An alternative solution for exporters that can receive the tax invoice for payment months prior to receiving the goods into stock. The problem here is that the month the invoice is received into increases the purchases (showing a huge loss for that month), but the closing stock isn’t adjusted because they have not received the product yet. When the product is received it shows a huge profit for the month.
Solution for those cases:
In the financials, create 3 new general ledger codes
- Profit & Loss - In Transit Opening Stock
- Profit & Loss – In Transit Closing Stock
- Balance Sheet – In Transit Inventory
Create a new product code ZIT (or just IT, I prefer to put a Z in front so it doesn’t get mixed in with normal products). Note if your supplier invoices can be a combination of GST inclusive and Exempt then you will need a second product code.
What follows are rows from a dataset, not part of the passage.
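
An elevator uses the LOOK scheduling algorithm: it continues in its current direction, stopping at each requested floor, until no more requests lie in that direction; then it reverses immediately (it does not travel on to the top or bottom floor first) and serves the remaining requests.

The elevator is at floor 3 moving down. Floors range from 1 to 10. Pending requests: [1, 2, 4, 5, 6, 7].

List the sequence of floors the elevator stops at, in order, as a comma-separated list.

Current: 3, moving DOWN
Serve below first (descending): [2, 1]
Then reverse, serve above (ascending): [4, 5, 6, 7]

Answer: 2, 1, 4, 5, 6, 7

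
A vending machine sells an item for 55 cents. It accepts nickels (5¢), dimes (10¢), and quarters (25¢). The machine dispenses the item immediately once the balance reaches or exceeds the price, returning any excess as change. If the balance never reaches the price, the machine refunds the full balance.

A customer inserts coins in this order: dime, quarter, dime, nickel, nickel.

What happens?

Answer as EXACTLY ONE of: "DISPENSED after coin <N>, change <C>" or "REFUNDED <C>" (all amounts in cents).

Answer: DISPENSED after coin 5, change 0

Derivation:
Price: 55¢
Coin 1 (dime, 10¢): balance = 10¢
Coin 2 (quarter, 25¢): balance = 35¢
Coin 3 (dime, 10¢): balance = 45¢
Coin 4 (nickel, 5¢): balance = 50¢
Coin 5 (nickel, 5¢): balance = 55¢
  → balance >= price → DISPENSE, change = 55 - 55 = 0¢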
- Latest Purchase Cost = $1.00
- Average Purchase Cost = $1.00
- Closing Stock G/L = Less Closing Stock in Transit
- Track Quantities = Ticked
When you receive the invoice in a different month to the products arriving. Open the purchase order and at the bottom add the ZIT product code twice. One with a positive quantity and one with a negative quantity with the GST Exclusive value of the invoice. Receive in the positive value only, allowing you to correctly process the invoice to purchases.
At the end of the month update the Stock Value to GL, the In Transit Closing Stock will be adjusted by the value of the purchase order.
The profit and loss will now be correct without the fluctuation.
To receive the stock, receipt all of the products and the negative ZIT making it a $0.00 invoice.
The next months profit and loss after updating the stock value to GL, nothing has happened to purchases, Closing Inventory In Transit has changed to $0.00 and Closing Inventory has increased.